They text Vollmer to tell her how much they love having her at practice.
“To know that they still value me being with them, and training with them and smiling at the end of the lane, meant a lot to me,” Vollmer said.
Most 30-somethings don’t spend time with the current students at their alma mater. But among U.S. Olympic swimmers, more of whom are competing into their 30s, it is a growing trend.
The 2016 U.S. Olympic roster in Rio de Janeiro featured five swimmers who were at least 30. In the previous four Olympics combined, only four American swimmers 30 or older made the team.
“I don’t know where I would go if I wasn’t allowed to train with the college team,” Vollmer said.
Katie Ledecky, who grew up in Bethesda, turned pro in late March, forgoing her final two years of eligibility at Stanford. Still, she will train at Stanford in preparation for the 2020 Olympics in Tokyo. Staying at Stanford will help her “continue to keep my focus on what it’s always been, which is on my studies and my swimming,” Ledecky said during a recent appearance at the National Press Club.
Similarly, Missy Franklin, who made her Olympic debut as a 17-year-old in London in 2012, recently relocated to the University of Georgia to train with the Bulldogs and finish college.
Swimmers are not the only Olympic athletes who continue to train at a college even after they graduate. Track and field athletes, for example, usually train wherever their coaches are. For some, that’s on a college campus.
But the trend seems more prominent in swimming: Every swimmer on the 2016 U.S. Olympic roster trained at a college at some point.
“There are really no other places to train in the U.S. other than post-grad teams [affiliated with] college teams,” said Franklin, who swam for Cal before turning pro in 2015.
Many swimmers find a college team environment is better than training individually.
“Being able to get competitive with some guys every day is really key,” said three-time Olympic gold medalist Ryan Murphy, who also trains at Cal, his alma mater. “I don’t think I’d be able to go as fast as I do without that.”
The NCAA allows swimmers who no longer are eligible to compete for a college team to train alongside one “on an occasional basis,” said Steve Flippen, Georgia’s director of compliance.
“The NCAA likes to throw in ‘occasional,’ but they don’t define it,” Flippen said. “It’s one of those things that’s on a case-by-case basis.”
The transition from juggling classes and training to solely focusing on swimming can be a challenge.
“I think it’s probably not talked about enough how hard the transition is, going from a collegiate athlete to a professional athlete,” Franklin said. “After college, you really do miss that sense of team and camaraderie.”
The swimmers at Georgia recognize the importance of staying close.
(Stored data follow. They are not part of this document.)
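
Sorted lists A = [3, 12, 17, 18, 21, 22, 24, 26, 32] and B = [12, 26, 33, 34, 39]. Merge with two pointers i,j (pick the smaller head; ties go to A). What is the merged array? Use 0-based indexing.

[i=0,j=0] A[i]=3<=B[j]=12 take 3 → i++
[i=1,j=0] A[i]=12<=B[j]=12 take 12 → i++
[i=2,j=0] A[i]=17>B[j]=12 take 12 → j++
[i=2,j=1] A[i]=17<=B[j]=26 take 17 → i++
[i=3,j=1] A[i]=18<=B[j]=26 take 18 → i++
[i=4,j=1] A[i]=21<=B[j]=26 take 21 → i++
[i=5,j=1] A[i]=22<=B[j]=26 take 22 → i++
[i=6,j=1] A[i]=24<=B[j]=26 take 24 → i++
[i=7,j=1] A[i]=26<=B[j]=26 take 26 → i++
[i=8,j=1] A[i]=32>B[j]=26 take 26 → j++
[i=8,j=2] A[i]=32<=B[j]=33 take 32 → i++
[i=9,j=2] A done, take B[j]=33 → j++
[i=9,j=3] A done, take B[j]=34 → j++
[i=9,j=4] A done, take B[j]=39 → j++

[3, 12, 12, 17, 18, 21, 22, 24, 26, 26, 32, 33, 34, 39]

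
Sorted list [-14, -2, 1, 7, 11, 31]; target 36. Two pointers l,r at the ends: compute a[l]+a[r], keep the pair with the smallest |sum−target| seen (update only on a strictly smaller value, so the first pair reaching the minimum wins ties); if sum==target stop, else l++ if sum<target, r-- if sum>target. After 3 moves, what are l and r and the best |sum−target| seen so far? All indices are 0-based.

[0,5] -14+31=17 d=19 * → l++
[1,5] -2+31=29 d=7 * → l++
[2,5] 1+31=32 d=4 * → l++

l=3, r=5, best |Δ|=4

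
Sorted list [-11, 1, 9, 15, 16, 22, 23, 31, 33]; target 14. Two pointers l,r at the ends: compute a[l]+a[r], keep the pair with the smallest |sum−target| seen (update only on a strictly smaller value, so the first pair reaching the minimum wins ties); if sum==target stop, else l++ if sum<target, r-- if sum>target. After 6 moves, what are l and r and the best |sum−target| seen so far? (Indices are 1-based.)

l=1 r=9: -11+33=22 d=8 *, r--
l=1 r=8: -11+31=20 d=6 *, r--
l=1 r=7: -11+23=12 d=2 *, l++
l=2 r=7: 1+23=24 d=10, r--
l=2 r=6: 1+22=23 d=9, r--
l=2 r=5: 1+16=17 d=3, r--

l=2, r=4, best |Δ|=2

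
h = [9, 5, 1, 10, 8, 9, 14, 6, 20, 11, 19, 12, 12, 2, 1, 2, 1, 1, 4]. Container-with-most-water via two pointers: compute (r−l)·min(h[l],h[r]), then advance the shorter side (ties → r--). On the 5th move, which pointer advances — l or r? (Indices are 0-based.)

[0,18] min(9,4)*18=72 best=72 * → r--
[0,17] min(9,1)*17=17 best=72 → r--
[0,16] min(9,1)*16=16 best=72 → r--
[0,15] min(9,2)*15=30 best=72 → r--
[0,14] min(9,1)*14=14 best=72 → r--

r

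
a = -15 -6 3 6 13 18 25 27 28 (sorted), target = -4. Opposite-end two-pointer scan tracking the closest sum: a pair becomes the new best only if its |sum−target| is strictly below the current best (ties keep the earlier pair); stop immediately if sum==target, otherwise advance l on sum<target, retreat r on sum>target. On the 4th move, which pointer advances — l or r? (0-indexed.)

l=0 r=8: -15+28=13 d=17 *, r--
l=0 r=7: -15+27=12 d=16 *, r--
l=0 r=6: -15+25=10 d=14 *, r--
l=0 r=5: -15+18=3 d=7 *, r--

r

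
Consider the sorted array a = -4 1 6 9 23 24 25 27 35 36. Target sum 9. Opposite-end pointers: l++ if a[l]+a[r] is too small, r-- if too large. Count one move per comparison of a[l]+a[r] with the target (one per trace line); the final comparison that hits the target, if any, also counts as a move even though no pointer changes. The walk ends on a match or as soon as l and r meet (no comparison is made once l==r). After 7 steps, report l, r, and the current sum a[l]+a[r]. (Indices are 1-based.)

l=2, r=4, sum=10

[1,10] -4+36=32 >9 → r--
[1,9] -4+35=31 >9 → r--
[1,8] -4+27=23 >9 → r--
[1,7] -4+25=21 >9 → r--
[1,6] -4+24=20 >9 → r--
[1,5] -4+23=19 >9 → r--
[1,4] -4+9=5 <9 → l++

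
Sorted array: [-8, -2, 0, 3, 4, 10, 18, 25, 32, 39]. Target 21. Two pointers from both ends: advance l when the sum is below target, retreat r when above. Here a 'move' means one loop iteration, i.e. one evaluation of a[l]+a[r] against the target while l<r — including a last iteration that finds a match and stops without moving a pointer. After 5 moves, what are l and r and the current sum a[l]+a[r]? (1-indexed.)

l=1 r=10: -8+39=31 >21, r--
l=1 r=9: -8+32=24 >21, r--
l=1 r=8: -8+25=17 <21, l++
l=2 r=8: -2+25=23 >21, r--
l=2 r=7: -2+18=16 <21, l++

l=3, r=7, sum=18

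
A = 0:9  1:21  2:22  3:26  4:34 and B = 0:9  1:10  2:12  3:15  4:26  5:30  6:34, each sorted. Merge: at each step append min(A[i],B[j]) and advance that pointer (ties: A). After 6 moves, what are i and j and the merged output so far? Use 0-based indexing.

i=2, j=4, merged so far=[9, 9, 10, 12, 15, 21]

i=0 j=0: A[i]=9<=B[j]=9 take 9, i++
i=1 j=0: A[i]=21>B[j]=9 take 9, j++
i=1 j=1: A[i]=21>B[j]=10 take 10, j++
i=1 j=2: A[i]=21>B[j]=12 take 12, j++
i=1 j=3: A[i]=21>B[j]=15 take 15, j++
i=1 j=4: A[i]=21<=B[j]=26 take 21, i++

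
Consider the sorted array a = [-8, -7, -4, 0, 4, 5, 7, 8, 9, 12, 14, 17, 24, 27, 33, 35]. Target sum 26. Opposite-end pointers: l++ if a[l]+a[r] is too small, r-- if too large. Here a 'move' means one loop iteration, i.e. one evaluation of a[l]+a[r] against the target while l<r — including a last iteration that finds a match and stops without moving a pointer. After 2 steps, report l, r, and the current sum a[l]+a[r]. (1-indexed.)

l=2, r=15, sum=26

l=1 r=16: -8+35=27 >26, r--
l=1 r=15: -8+33=25 <26, l++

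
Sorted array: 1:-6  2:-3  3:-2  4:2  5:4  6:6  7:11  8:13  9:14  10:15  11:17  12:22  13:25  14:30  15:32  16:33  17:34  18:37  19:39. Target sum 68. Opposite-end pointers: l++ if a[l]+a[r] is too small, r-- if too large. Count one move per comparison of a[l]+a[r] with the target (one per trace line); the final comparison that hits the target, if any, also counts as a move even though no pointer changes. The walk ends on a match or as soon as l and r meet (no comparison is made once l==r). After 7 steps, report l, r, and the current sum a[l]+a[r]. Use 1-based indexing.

l=1 r=19: -6+39=33 <68, l++
l=2 r=19: -3+39=36 <68, l++
l=3 r=19: -2+39=37 <68, l++
l=4 r=19: 2+39=41 <68, l++
l=5 r=19: 4+39=43 <68, l++
l=6 r=19: 6+39=45 <68, l++
l=7 r=19: 11+39=50 <68, l++

l=8, r=19, sum=52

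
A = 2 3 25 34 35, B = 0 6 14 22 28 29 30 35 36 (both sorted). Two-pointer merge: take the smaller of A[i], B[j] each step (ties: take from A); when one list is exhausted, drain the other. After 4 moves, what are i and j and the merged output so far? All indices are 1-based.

[i=1,j=1] A[i]=2>B[j]=0 take 0 → j++
[i=1,j=2] A[i]=2<=B[j]=6 take 2 → i++
[i=2,j=2] A[i]=3<=B[j]=6 take 3 → i++
[i=3,j=2] A[i]=25>B[j]=6 take 6 → j++

i=3, j=3, merged so far=[0, 2, 3, 6]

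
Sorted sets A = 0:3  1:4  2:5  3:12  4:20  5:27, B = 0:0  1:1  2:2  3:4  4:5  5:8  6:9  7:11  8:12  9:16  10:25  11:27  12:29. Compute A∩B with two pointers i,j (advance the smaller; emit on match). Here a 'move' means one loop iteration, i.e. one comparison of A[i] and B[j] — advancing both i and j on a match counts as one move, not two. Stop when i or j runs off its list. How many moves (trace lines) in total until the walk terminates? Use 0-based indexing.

i=0 j=0: 3>0, j++
i=0 j=1: 3>1, j++
i=0 j=2: 3>2, j++
i=0 j=3: 3<4, i++
i=1 j=3: 4==4 emit, i++,j++
i=2 j=4: 5==5 emit, i++,j++
i=3 j=5: 12>8, j++
i=3 j=6: 12>9, j++
i=3 j=7: 12>11, j++
i=3 j=8: 12==12 emit, i++,j++
i=4 j=9: 20>16, j++
i=4 j=10: 20<25, i++
i=5 j=10: 27>25, j++
i=5 j=11: 27==27 emit, i++,j++

14 moves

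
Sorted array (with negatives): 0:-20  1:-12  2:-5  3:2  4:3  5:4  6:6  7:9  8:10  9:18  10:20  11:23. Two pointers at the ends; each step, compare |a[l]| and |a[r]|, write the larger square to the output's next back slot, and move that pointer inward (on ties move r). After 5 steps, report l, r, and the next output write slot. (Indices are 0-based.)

l=2, r=8, next write slot=6

[0,11] |-20|<=|23| out[11]=529 → r--
[0,10] |-20|<=|20| out[10]=400 → r--
[0,9] |-20|>|18| out[9]=400 → l++
[1,9] |-12|<=|18| out[8]=324 → r--
[1,8] |-12|>|10| out[7]=144 → l++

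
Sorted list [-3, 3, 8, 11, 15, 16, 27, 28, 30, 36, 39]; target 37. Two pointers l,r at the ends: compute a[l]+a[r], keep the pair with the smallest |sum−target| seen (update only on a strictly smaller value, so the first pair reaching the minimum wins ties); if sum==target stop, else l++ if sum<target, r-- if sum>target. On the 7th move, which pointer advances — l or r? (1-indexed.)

[1,11] -3+39=36 d=1 * → l++
[2,11] 3+39=42 d=5 → r--
[2,10] 3+36=39 d=2 → r--
[2,9] 3+30=33 d=4 → l++
[3,9] 8+30=38 d=1 → r--
[3,8] 8+28=36 d=1 → l++
[4,8] 11+28=39 d=2 → r--

r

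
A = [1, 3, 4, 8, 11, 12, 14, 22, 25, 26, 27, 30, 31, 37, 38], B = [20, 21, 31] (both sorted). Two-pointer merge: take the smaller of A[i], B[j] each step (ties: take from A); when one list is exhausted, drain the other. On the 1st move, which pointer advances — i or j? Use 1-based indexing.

i

[i=1,j=1] A[i]=1<=B[j]=20 take 1 → i++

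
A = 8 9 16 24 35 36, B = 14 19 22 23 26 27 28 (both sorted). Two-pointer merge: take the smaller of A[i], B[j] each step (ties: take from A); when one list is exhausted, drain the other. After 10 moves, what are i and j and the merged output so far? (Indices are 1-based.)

i=1 j=1: A[i]=8<=B[j]=14 take 8, i++
i=2 j=1: A[i]=9<=B[j]=14 take 9, i++
i=3 j=1: A[i]=16>B[j]=14 take 14, j++
i=3 j=2: A[i]=16<=B[j]=19 take 16, i++
i=4 j=2: A[i]=24>B[j]=19 take 19, j++
i=4 j=3: A[i]=24>B[j]=22 take 22, j++
i=4 j=4: A[i]=24>B[j]=23 take 23, j++
i=4 j=5: A[i]=24<=B[j]=26 take 24, i++
i=5 j=5: A[i]=35>B[j]=26 take 26, j++
i=5 j=6: A[i]=35>B[j]=27 take 27, j++

i=5, j=7, merged so far=[8, 9, 14, 16, 19, 22, 23, 24, 26, 27]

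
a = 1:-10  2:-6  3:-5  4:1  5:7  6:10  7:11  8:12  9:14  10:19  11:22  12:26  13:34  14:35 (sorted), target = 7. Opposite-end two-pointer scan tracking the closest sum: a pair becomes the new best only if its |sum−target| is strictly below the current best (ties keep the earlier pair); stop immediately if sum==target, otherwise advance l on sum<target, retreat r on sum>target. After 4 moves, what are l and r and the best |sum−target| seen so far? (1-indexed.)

[1,14] -10+35=25 d=18 * → r--
[1,13] -10+34=24 d=17 * → r--
[1,12] -10+26=16 d=9 * → r--
[1,11] -10+22=12 d=5 * → r--

l=1, r=10, best |Δ|=5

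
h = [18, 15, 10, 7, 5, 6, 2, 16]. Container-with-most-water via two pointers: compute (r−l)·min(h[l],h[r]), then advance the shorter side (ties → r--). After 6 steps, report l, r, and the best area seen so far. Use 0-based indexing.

l=0 r=7: min(18,16)*7=112 best=112 *, r--
l=0 r=6: min(18,2)*6=12 best=112, r--
l=0 r=5: min(18,6)*5=30 best=112, r--
l=0 r=4: min(18,5)*4=20 best=112, r--
l=0 r=3: min(18,7)*3=21 best=112, r--
l=0 r=2: min(18,10)*2=20 best=112, r--

l=0, r=1, best area=112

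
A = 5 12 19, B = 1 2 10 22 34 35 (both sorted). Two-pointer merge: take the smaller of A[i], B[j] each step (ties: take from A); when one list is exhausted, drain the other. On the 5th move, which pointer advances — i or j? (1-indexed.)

i

i=1 j=1: A[i]=5>B[j]=1 take 1, j++
i=1 j=2: A[i]=5>B[j]=2 take 2, j++
i=1 j=3: A[i]=5<=B[j]=10 take 5, i++
i=2 j=3: A[i]=12>B[j]=10 take 10, j++
i=2 j=4: A[i]=12<=B[j]=22 take 12, i++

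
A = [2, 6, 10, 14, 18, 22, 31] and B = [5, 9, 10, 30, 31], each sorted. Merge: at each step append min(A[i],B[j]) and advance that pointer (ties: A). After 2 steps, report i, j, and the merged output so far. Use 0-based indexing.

[i=0,j=0] A[i]=2<=B[j]=5 take 2 → i++
[i=1,j=0] A[i]=6>B[j]=5 take 5 → j++

i=1, j=1, merged so far=[2, 5]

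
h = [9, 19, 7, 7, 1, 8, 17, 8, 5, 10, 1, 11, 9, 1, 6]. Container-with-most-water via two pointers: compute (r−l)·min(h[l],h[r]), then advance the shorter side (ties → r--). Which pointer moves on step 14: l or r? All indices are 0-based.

r

l=0 r=14: min(9,6)*14=84 best=84 *, r--
l=0 r=13: min(9,1)*13=13 best=84, r--
l=0 r=12: min(9,9)*12=108 best=108 *, r--
l=0 r=11: min(9,11)*11=99 best=108, l++
l=1 r=11: min(19,11)*10=110 best=110 *, r--
l=1 r=10: min(19,1)*9=9 best=110, r--
l=1 r=9: min(19,10)*8=80 best=110, r--
l=1 r=8: min(19,5)*7=35 best=110, r--
l=1 r=7: min(19,8)*6=48 best=110, r--
l=1 r=6: min(19,17)*5=85 best=110, r--
l=1 r=5: min(19,8)*4=32 best=110, r--
l=1 r=4: min(19,1)*3=3 best=110, r--
l=1 r=3: min(19,7)*2=14 best=110, r--
l=1 r=2: min(19,7)*1=7 best=110, r--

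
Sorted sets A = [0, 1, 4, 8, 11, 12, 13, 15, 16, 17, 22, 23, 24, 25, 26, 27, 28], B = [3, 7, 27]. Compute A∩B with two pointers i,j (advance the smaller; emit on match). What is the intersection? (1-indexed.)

intersection = [27]

i=1 j=1: 0<3, i++
i=2 j=1: 1<3, i++
i=3 j=1: 4>3, j++
i=3 j=2: 4<7, i++
i=4 j=2: 8>7, j++
i=4 j=3: 8<27, i++
i=5 j=3: 11<27, i++
i=6 j=3: 12<27, i++
i=7 j=3: 13<27, i++
i=8 j=3: 15<27, i++
i=9 j=3: 16<27, i++
i=10 j=3: 17<27, i++
i=11 j=3: 22<27, i++
i=12 j=3: 23<27, i++
i=13 j=3: 24<27, i++
i=14 j=3: 25<27, i++
i=15 j=3: 26<27, i++
i=16 j=3: 27==27 emit, i++,j++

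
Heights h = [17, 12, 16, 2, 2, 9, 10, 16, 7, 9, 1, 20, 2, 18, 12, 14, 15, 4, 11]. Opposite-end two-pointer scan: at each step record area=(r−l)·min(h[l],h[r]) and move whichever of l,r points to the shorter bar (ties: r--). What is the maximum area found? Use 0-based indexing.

[0,18] min(17,11)*18=198 best=198 * → r--
[0,17] min(17,4)*17=68 best=198 → r--
[0,16] min(17,15)*16=240 best=240 * → r--
[0,15] min(17,14)*15=210 best=240 → r--
[0,14] min(17,12)*14=168 best=240 → r--
[0,13] min(17,18)*13=221 best=240 → l++
[1,13] min(12,18)*12=144 best=240 → l++
[2,13] min(16,18)*11=176 best=240 → l++
[3,13] min(2,18)*10=20 best=240 → l++
[4,13] min(2,18)*9=18 best=240 → l++
[5,13] min(9,18)*8=72 best=240 → l++
[6,13] min(10,18)*7=70 best=240 → l++
[7,13] min(16,18)*6=96 best=240 → l++
[8,13] min(7,18)*5=35 best=240 → l++
[9,13] min(9,18)*4=36 best=240 → l++
[10,13] min(1,18)*3=3 best=240 → l++
[11,13] min(20,18)*2=36 best=240 → r--
[11,12] min(20,2)*1=2 best=240 → r--

max area = 240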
On Wednesday nights, they play pool at a downtown bar.
“It’s nice because it keeps us normal,” said Olivia Smoliga, a 2016 Olympic relay gold medalist. “We’re professional athletes, which is really cool, but at the end of the day . . . I still feel like a college kid.”
For Vollmer, getting back into training after the birth of her second son was not easy. She finished last in sets and missed pace times. What helped was hearing from Cal swimmers Amy Bilquist and Abbey Weitzeil, as well as fellow professional Farida Osman.
Osman would text Vollmer the weekly schedule for workouts. “She’ll call me out and be like: ‘You better be there. It’s just me and you. Don’t leave me there,’ ” Vollmer said.
When she was nine months pregnant with her first son, who was born in March 2015, Vollmer asked Cal Coach Teri McKeever whether she could come back and train with her leading up to the 2016 Olympics. In Rio, she became the first American mother to win a swimming gold medal, in the 4x100 medley relay.
“If Teri were to leave, I would follow her, most likely,” Vollmer said. “It is finding a coach that works well with you and that you know how to communicate with.”
Thanks to the record-setting success of Michael Phelps and Ledecky, swimming has become a more viable profession. In addition to sponsorships, swimmers can earn stipends from USA Swimming of up to $3,000 per month, said national team managing director Lindsay Mintenko.
“Looking to the future, USA Swimming, with the help of current and past swimmers, can really create a better plan,” Franklin said, “and give some more options to those professional athletes who want to keep training after college.”
Georgia Coach Jack Bauerle, who helps direct the second-largest group of 2016 U.S. Olympian postgraduates training alongside college swimmers (Cal’s group being the largest), said balancing two sets of training regimens isn’t easy. He described “long nights” of creating workouts for the pros during critical parts of the college season. But Bauerle sees the benefit of having Olympic medalists in the water with his college swimmers — as do the pros themselves.
“There are little things here and there that I can do or say to help them along their journey,” five-time Olympic medalist Nathan Adrian said of the college swimmers with whom he trains at Cal. “On the flip side of that, I think they offer camaraderie and friendship to me in this journey, where swimming can be pretty lonesome and boring if you’re just doing it alone.”